Biodéchets agricoles : une ressource à valoriser
En Bretagne, première région agricole française, l’élevage produit chaque année des millions de tonnes de lisier. Pour réduire les émissions de GES et faire face aux enjeux énergétiques actuels, les chercheurs du Cemagref de Rennes, de l’Inra de Narbonne et de l’Université de Bretagne-Sud ont mis au point un nouvel équipement pour les éleveurs visant à coupler la méthanisation des effluents d’élevage et le traitement obligatoire de l’azote. Aujourd’hui, l’idée est de collecter plusieurs sources de biodéchets : agricoles, industriels et ménagers pour assurer la rentabilité de cet équipement. Ces travaux font l’objet d’un nouveau projet : Biodecol...
L’élevage intensif de porcs en Bretagne produit 10 à 12 millions de tonnes de lisier par an. Or ce lisier se révèle fortement chargé en azote, dont l’épandage excessif sur les sols agricoles pollue les eaux superficielles destinées à l’alimentation en eau potable et est responsable de l’eutrophisation des cours d’eau. Depuis 1991, la Directive européenne sur les nitrates vise à lutter contre la pollution des eaux par les nitrates d’origine agricole. Les agriculteurs sont contraints de traiter les effluents avant de les utiliser comme fertilisant : il s’agit d’éliminer l’azote par traitement biologique de nitrification-dénitrification, ce qui permet de réduire jusqu’à 70% la charge azotée. Parallèlement, la méthanisation apparaît comme une solution efficace pour valoriser ce lisier. Ainsi, le Cemagref de Rennes, en collaboration avec l’Inra de Narbonne et l’Université Bretagne-Sud, a mis au point le projet Digestaero (2006-2009), financé par l’ANR. Objectif : combiner le traitement obligatoire de l’azote tout en valorisant le potentiel énergétique des effluents d’élevage.
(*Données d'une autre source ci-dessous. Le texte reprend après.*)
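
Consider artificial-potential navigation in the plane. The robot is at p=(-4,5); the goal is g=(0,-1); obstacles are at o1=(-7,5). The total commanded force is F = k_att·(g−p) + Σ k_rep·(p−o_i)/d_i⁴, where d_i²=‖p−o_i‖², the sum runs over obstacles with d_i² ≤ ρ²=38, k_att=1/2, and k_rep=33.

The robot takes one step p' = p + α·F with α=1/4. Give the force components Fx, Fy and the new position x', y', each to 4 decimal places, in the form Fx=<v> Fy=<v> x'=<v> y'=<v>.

F_att = 1/2·(g−p) = 1/2·(4,-6) = (2.0000,-3.0000)
o1: d²=9 ≤ ρ²=38; F_rep = 33·(3,0)/9² = (1.2222,0.0000)
F = F_att + ΣF_rep = (3.2222,-3.0000)
p' = p + 1/4·F = (-3.1944,4.2500)

Fx=3.2222 Fy=-3.0000 x'=-3.1944 y'=4.2500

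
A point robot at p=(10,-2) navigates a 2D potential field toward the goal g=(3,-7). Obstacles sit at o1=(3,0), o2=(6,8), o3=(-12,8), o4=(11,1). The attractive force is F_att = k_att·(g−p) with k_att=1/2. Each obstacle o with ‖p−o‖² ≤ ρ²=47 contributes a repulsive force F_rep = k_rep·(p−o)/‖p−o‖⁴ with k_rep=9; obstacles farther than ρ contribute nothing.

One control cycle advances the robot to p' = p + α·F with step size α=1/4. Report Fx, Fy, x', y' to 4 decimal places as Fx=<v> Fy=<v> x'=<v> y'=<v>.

Fx=-3.5900 Fy=-2.7700 x'=9.1025 y'=-2.6925

F_att = 1/2·(g−p) = 1/2·(-7,-5) = (-3.5000,-2.5000)
o1: d²=53 > ρ²=47 → inactive
o2: d²=116 > ρ²=47 → inactive
o3: d²=584 > ρ²=47 → inactive
o4: d²=10 ≤ ρ²=47; F_rep = 9·(-1,-3)/10² = (-0.0900,-0.2700)
F = F_att + ΣF_rep = (-3.5900,-2.7700)
p' = p + 1/4·F = (9.1025,-2.6925)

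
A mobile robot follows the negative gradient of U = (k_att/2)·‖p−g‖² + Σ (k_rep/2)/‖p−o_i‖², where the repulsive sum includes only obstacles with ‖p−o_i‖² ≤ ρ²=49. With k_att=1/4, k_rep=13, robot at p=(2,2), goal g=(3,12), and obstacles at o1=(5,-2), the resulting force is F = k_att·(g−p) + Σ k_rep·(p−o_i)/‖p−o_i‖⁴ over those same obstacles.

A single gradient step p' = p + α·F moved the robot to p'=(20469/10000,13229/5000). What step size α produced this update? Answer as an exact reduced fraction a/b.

α = 1/4

F_att = 1/4·(g−p) = 1/4·(1,10) = (0.2500,2.5000)
o1: d²=25 ≤ ρ²=49; F_rep = 13·(-3,4)/25² = (-0.0624,0.0832)
F = F_att + ΣF_rep = (0.1876,2.5832)
Δp = p'−p = (0.0469,0.6458); α = Δx/Fx = (469/10000) / (469/2500) = 1/4
check: Δy/Fy = (3229/5000) / (3229/1250) = 1/4 ✓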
La mise en commun de ces 2 procédés n’est pas simple puisqu’ils ont des besoins complètement différents : le traitement de l’azote se fait en présence d’oxygène alors que la méthanisation ne peut se produire qu’en absence d’oxygène (digestion anaérobie). Après 3 ans de travaux, un pilote expérimental a été développé afin de comprendre les phénomènes mis en jeu et d’optimiser ainsi les procédés. Un modèle numérique a été conçu en vue d’identifier les paramètres importants puis de définir la filière optimale pour le procédé. Les sociétés Evalor et Odipure se chargent de l’industrialisation du projet, de sa promotion et du suivi technique. La Bretagne compte plus de 300 stations de traitement d’azote. Ces exploitations sont les premières visées par Digestaero puisqu’elles sont déjà équipées d’ouvrages de traitement de l’azote et de stockage, ce qui permet de réduire les coûts d’investissement. Cette solution technologique innovante permet d’approcher l’autosuffisance énergétique.
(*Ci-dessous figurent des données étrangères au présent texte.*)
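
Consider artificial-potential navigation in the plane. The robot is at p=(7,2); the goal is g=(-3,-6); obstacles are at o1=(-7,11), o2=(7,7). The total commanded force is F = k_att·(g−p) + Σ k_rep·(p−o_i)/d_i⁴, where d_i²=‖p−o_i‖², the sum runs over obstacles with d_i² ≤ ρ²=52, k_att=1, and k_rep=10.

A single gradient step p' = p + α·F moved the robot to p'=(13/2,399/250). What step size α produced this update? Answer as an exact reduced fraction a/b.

α = 1/20

F_att = 1·(g−p) = 1·(-10,-8) = (-10.0000,-8.0000)
o1: d²=277 > ρ²=52 → inactive
o2: d²=25 ≤ ρ²=52; F_rep = 10·(0,-5)/25² = (0.0000,-0.0800)
F = F_att + ΣF_rep = (-10.0000,-8.0800)
Δp = p'−p = (-0.5000,-0.4040); α = Δx/Fx = (-1/2) / (-10) = 1/20
check: Δy/Fy = (-101/250) / (-202/25) = 1/20 ✓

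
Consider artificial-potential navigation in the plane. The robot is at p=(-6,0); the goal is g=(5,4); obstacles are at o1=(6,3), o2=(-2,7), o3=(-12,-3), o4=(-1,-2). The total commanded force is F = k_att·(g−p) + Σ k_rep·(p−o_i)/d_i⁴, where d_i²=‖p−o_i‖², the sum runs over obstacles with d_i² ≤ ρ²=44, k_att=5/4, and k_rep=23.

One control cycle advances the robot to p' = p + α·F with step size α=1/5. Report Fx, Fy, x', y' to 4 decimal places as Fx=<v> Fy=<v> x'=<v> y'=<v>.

F_att = 5/4·(g−p) = 5/4·(11,4) = (13.7500,5.0000)
o1: d²=153 > ρ²=44 → inactive
o2: d²=65 > ρ²=44 → inactive
o3: d²=45 > ρ²=44 → inactive
o4: d²=29 ≤ ρ²=44; F_rep = 23·(-5,2)/29² = (-0.1367,0.0547)
F = F_att + ΣF_rep = (13.6133,5.0547)
p' = p + 1/5·F = (-3.2773,1.0109)

Fx=13.6133 Fy=5.0547 x'=-3.2773 y'=1.0109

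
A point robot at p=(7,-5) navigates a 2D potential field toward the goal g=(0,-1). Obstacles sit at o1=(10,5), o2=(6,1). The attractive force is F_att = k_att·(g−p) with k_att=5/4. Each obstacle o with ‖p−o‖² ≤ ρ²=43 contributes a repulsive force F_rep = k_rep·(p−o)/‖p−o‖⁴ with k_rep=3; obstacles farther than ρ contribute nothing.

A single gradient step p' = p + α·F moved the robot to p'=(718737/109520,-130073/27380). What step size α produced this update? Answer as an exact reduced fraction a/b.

F_att = 5/4·(g−p) = 5/4·(-7,4) = (-8.7500,5.0000)
o1: d²=109 > ρ²=43 → inactive
o2: d²=37 ≤ ρ²=43; F_rep = 3·(1,-6)/37² = (0.0022,-0.0131)
F = F_att + ΣF_rep = (-8.7478,4.9869)
Δp = p'−p = (-0.4374,0.2493); α = Δx/Fx = (-47903/109520) / (-47903/5476) = 1/20
check: Δy/Fy = (6827/27380) / (6827/1369) = 1/20 ✓

α = 1/20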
Une des conclusions de Digestaero montre qu’en termes de production de biogaz, les déjections animales ont un potentiel relativement faible. Le nouveau projet Biodecol lancé en 2009 s’intéresse à la production de méthane à partir de plusieurs sources de déchets fermentescibles : des déchets d’ensilage de cultures, d’industries agroalimentaires, des déchets verts des ménages, pour assurer la rentabilité et l’intérêt de la méthanisation. Les recherches portent sur la qualité des différents substrats et des différents mélanges pour une production d’énergie optimale. L’objectif est de réaliser des abaques des mélanges les plus efficaces, utilisables par tous les acteurs. Outre la dimension purement technique, le projet Biodecol se penche également sur les impacts environnementaux de la méthanisation.
En collaboration avec la chambre d’agriculture de Bretagne, des essais en grandeur réelle ont été menés pour suivre les émissions gazeuses au stockage et à l’épandage et la qualité des apports en potassium, phosphore et azote en comparant les différents produits. Ce projet englobe également une dimension sociologique qui vise à mobiliser tous les acteurs concernés du territoire pour garantir la viabilité du procédé : les industriels et les collectivités ravitaillent l’unité de production en déchets et consomment l’électricité et la chaleur produites. Le projet initial conduit à l’échelle de l’exploitation devient aujourd’hui un projet mené à l’échelle du territoire dans lequel toutes les parties prenantes sont intégrées dès la phase de réflexion. Le Conseil général d’Ille-et-Vilaine s’intéresse au projet Biodecol et intègrera dans son plan départemental de gestion des déchets les résultats de recherche sur la gestion territoriale des déchets et la méthanisation.